Now, any tourist listening for the word simba for lion will not know they are referred to as vichwa and that elephants are masikio not ndovu in the lingo of Kenyan travel guides.

A baboon in one of Kenya’s national reserves. The animal exists widely in and outside animal sanctuaries. Photos: Courtesy

Rufus Kimani, an experienced tour guide, explains the advantage of their jargon is that it keeps the savvy tourist, some of whom even speak basic Kiswahili, from eavesdropping on their conversation when they talk one-on-one or over walkie-talkies.

"Tourists put a lot of pressure on the guide or driver to make sure they see what they want. They pay a lot of money and they feel they must see all the animals," he says.

"Drivers and tour guides developed their own language over a long time, and it keeps changing, so that the visitors will not know what you are talking about. Even if you miss the said lions, they will not know they were so near. This way they believe what you tell them along the game trail," says John Thungu, a long-time tour driver.

"You should see the pressure tourists put on a driver if their colleagues in another van tell them a particular rare animal has been spotted somewhere," says Thungu.

He adds, "When we use our lingo we keep everything a mystery. Sometimes I know exactly where lions are but I keep making as if I can smell it in the air. It makes tourists very excited to see a guide sniffing the air with my window down."

And so it goes, the cheetah is not duma and the leopard is not chui. The two animals are referred to as madoadoa (spots) but the cheetah is ya chini (on the ground) while the leopard is ya juu (of up — in the trees).

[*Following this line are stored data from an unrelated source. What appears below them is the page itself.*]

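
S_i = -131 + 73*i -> [-131, -58, 15, 88, 161]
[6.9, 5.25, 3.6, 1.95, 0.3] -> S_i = 6.90 + -1.65*i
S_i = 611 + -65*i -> [611, 546, 481, 416, 351]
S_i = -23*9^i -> [-23, -207, -1863, -16767, -150903]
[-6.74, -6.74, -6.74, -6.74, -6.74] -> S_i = -6.74 + 0.00*i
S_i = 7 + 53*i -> [7, 60, 113, 166, 219]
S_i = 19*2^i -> [19, 38, 76, 152, 304]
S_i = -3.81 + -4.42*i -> [-3.81, -8.23, -12.65, -17.07, -21.49]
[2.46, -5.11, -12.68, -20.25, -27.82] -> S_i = 2.46 + -7.57*i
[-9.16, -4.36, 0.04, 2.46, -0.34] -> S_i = Random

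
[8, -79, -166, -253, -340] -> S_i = 8 + -87*i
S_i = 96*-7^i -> [96, -672, 4704, -32928, 230496]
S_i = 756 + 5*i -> [756, 761, 766, 771, 776]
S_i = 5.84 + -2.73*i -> [5.84, 3.11, 0.38, -2.35, -5.08]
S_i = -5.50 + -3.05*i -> [-5.5, -8.55, -11.6, -14.65, -17.7]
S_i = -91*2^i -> [-91, -182, -364, -728, -1456]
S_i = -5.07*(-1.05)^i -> [-5.07, 5.32, -5.59, 5.87, -6.16]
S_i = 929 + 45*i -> [929, 974, 1019, 1064, 1109]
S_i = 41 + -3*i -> [41, 38, 35, 32, 29]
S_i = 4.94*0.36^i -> [4.94, 1.78, 0.64, 0.23, 0.08]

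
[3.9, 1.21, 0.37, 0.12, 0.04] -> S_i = 3.90*0.31^i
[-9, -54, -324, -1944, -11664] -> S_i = -9*6^i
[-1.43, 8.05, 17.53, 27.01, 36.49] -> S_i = -1.43 + 9.48*i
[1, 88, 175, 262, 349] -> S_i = 1 + 87*i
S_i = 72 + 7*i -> [72, 79, 86, 93, 100]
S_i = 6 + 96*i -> [6, 102, 198, 294, 390]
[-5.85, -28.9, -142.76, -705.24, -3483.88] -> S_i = -5.85*4.94^i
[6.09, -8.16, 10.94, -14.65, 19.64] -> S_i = 6.09*(-1.34)^i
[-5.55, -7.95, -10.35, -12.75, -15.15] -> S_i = -5.55 + -2.40*i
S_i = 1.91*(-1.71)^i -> [1.91, -3.27, 5.59, -9.55, 16.33]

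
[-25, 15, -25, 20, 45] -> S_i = Random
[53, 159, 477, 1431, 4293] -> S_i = 53*3^i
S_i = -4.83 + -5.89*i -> [-4.83, -10.72, -16.61, -22.5, -28.39]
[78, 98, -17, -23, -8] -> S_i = Random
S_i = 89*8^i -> [89, 712, 5696, 45568, 364544]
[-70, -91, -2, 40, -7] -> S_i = Random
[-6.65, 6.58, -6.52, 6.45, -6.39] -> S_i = -6.65*(-0.99)^i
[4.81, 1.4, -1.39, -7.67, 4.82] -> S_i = Random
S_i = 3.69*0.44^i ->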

Bufalo is referred to as ngombe (cow), rhino is pembe (horn) and any herd of antelopes is mbuzi (goats). The crocodile is makasi (scissors) for its sharp teeth.

But some animals which are widely occurring in the parks are just referred to by their names, like zebra and wildebeest.

Geographical lingo is equally as interesting. Tour guides live an event-filled life and they tend to name places after their adventures. For example, sometime in 1997, a driver named Kinuthia who was leading a Somak Safaris convoy got stuck for an entire night in a muddy swamp called Laager in the Mara. That area is now widely known as Kivuko ya Kinuthia’.

Shot at

In the Samburu reserve, there’s an area between Wamba and Maralal where a Gametrackers’ Safaris tour guide who was with a group of Dutch tourists, was shot at by bandits. But they had a security escort and the officers repelled them. That area is now known as Corner ya Cianda, after the tour driver.

Those interviewed say the jargon is a credit to their adaptability in the jungle. for the tourists, they nearly always end up wondering what version of Kiswahili they picked.